Despite AT&T’s last-ditch attempt to get a major project approved, the Hermosa Beach Planning Commission Tuesday night held strong to its Oct. 15 vote and unanimously denied a conditional use permit to allow the telecommunications firm to install cellular site antennas on the Hermosa Beach Community Center. The matter could now go before the City Council members who reserve final judgment on the issue.

At its July 23 meeting, the council recognized the Community Center as a locally significant landmark. Several months later, it authorized AT&T to proceed with obtaining permits to install the antenna on the parapet of the community theater and advised City Manager Steve Burrell to go ahead with negotiations for a lease agreement.

The commission denied the request in a 4-1 vote in October and AT&T subsequently urged the city to review the project again after it had generated alternative designs to make the antennas look more aesthetically pleasing to make it consistent with the center’s newly restored face lift.

The Hermosa Arts Foundation, a nonprofit group that has helped to restore the center’s architecture along with asking the city to give it local historic significance, reviewed the proposal and disliked the recommendations.

“We are adamantly against this updated proposal that defaces a very historical building,” said Rick Koenig, the foundation’s vice president. “Quite frankly, we were shocked with their ideas. AT&T’s design team needs to put the cap back on the glue bottle and we are asking you, please don’t put an antenna on this building.”

The Community Center has a different historic designation than that of the Bijou Theater in downtown Hermosa Beach. However, the appointment allowed for the Hermosa Arts Foundation to apply for a grant with the Preserve Los Angeles Planning Grants Program at the Getty Foundation.

If approved, the Getty grant would assist the Arts Foundation in maintaining the art deco architecture of the building built in 1935 as the Pier Avenue School. The Arts Foundation recently restored the exterior of the Community Center with new maroon and gray paint with the consultation of the Los Angeles Art Deco Society.

AT&T’s new proposal suggested painting a horizontal band along the building’s parapet in the same burgundy color now the color of the 3-D pillars that rise up from the building’s exterior.

“The Arts Foundation didn’t feel these new ideas were acceptable for them,” said Community Development Director Sol Blumenfeld. “It did not feel it was the appropriate treatment for the building.”

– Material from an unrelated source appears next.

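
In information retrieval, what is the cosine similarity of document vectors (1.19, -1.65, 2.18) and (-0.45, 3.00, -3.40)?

With u = (1.19, -1.65, 2.18), v = (-0.45, 3.00, -3.40):
u·v = 1.19·(-0.45) + (-1.65)·3 + 2.18·(-3.4) = (-0.5355) + (-4.95) + (-7.412) = -12.8975.
|u| = √(1.19² + (-1.65)² + 2.18²) = √(1.4161 + 2.7225 + 4.7524) = √8.891, |v| = √((-0.45)² + 3² + (-3.4)²) = √(0.2025 + 9 + 11.56) = √20.7625.
cos θ = (u·v)/(|u||v|) = -12.8975/(√8.891·√20.7625) ≈ -0.9493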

The city would receive $2,500 or more each month for permitting AT&T to install six 2-foot-by-6-foot cellular phone antennas on the building’s north, south and west facades.

 

If ever approved by the City Council, AT&T may install two antennas at the west portion of the building facing the center’s parking lot, at the southern end near 11th Place and along the north side facing Pier Avenue.

Aside from the city’s Community Resources Department offices, the building also houses the Hermosa Playhouse and the 2nd Story Pier Avenue Theater.

Commissioner Pete Tucker thought AT&T could have spent more time in its redesign and felt the company didn’t understand the center’s architectural elements.

“I don’t think they get it,” he said. “There are ways to do this but I think they wanted the easy way out. I give it a zero for originality and they should have really reviewed this project the first time around. There are ways to design these installations where you don’t even know an antenna is there.”

Representatives from AT&T did not attend Tuesday’s meeting.